I think it is a delicate balance for any government authority to strike between a very well-connected society with all the positives like inclusion, like thriving economy, like business being developed that is a good thing. And on the other side, having just a financial impact at one time, it is a delicate balance to strike. This time 700 MHz was priced very high considering the low ARPU levels here in India. Today, we don't have a spectrum issue but we have a pricing issue. We have enough spectrum available, but it is not being deployed. That's a shame as spectrum needs to be deployed and used.
How mature is vendor ecosystem in 700 MHz?
Vendor ecosystem is quiet mature in 700 MHz and is being used by TV broadcasters and it is the most sought-after spectrum. 800 MHz was the same thing, but 700 MHz has better propagation.
India will need $34 billion for mobile infrastructure by 2020. Where will this money come from?

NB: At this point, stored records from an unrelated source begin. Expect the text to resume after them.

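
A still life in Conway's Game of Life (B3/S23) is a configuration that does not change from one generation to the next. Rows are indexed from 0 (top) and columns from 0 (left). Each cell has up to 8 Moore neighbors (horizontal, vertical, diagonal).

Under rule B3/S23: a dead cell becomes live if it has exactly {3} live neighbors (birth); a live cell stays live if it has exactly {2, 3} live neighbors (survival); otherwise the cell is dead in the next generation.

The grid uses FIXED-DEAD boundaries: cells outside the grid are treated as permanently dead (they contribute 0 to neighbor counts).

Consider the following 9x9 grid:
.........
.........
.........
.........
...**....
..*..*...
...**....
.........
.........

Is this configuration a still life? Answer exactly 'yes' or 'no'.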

Globally, as an industry we have to invest $900 billion by 2020. It has to be done by innovation in OTT players, sharing music, collaborating tool, social media fuelling our network. We are the ones who are connecting everyone and everything and to a better future. And if we are not able to find money, we will not be able to connect and I think we are in big trouble. We are doing to our very best but spectrum pricing is so high that operators will not invest. There should be innovation in terms of pricing models and innovations in terms of different services.
Initially, mobile operator was a carrier but now it is transforming to become a content player. How do you see this shift?
I think you will see lot of different strategy from mobile operators. We used to be an analog luxury product which is not the case. We are a ubiquitous digital product which every one possesses. We are seeing operators buying banks in France. SKT and KT are also buying banks. Japan is also moving with different kinds of business models. As you said, content is being created in several parts of the world. In Mexico, America Movil is doing content with their Claro range of products. Certain operators will take a different path and certain operators will say we will provide good connectivity and there is nothing wrong with that as long as you have the cost structure which can cater to your business model. Some operators will become more horizontal and add on more services and banking is fairly close due to identity and KYC impact and that is the outreach of most operators.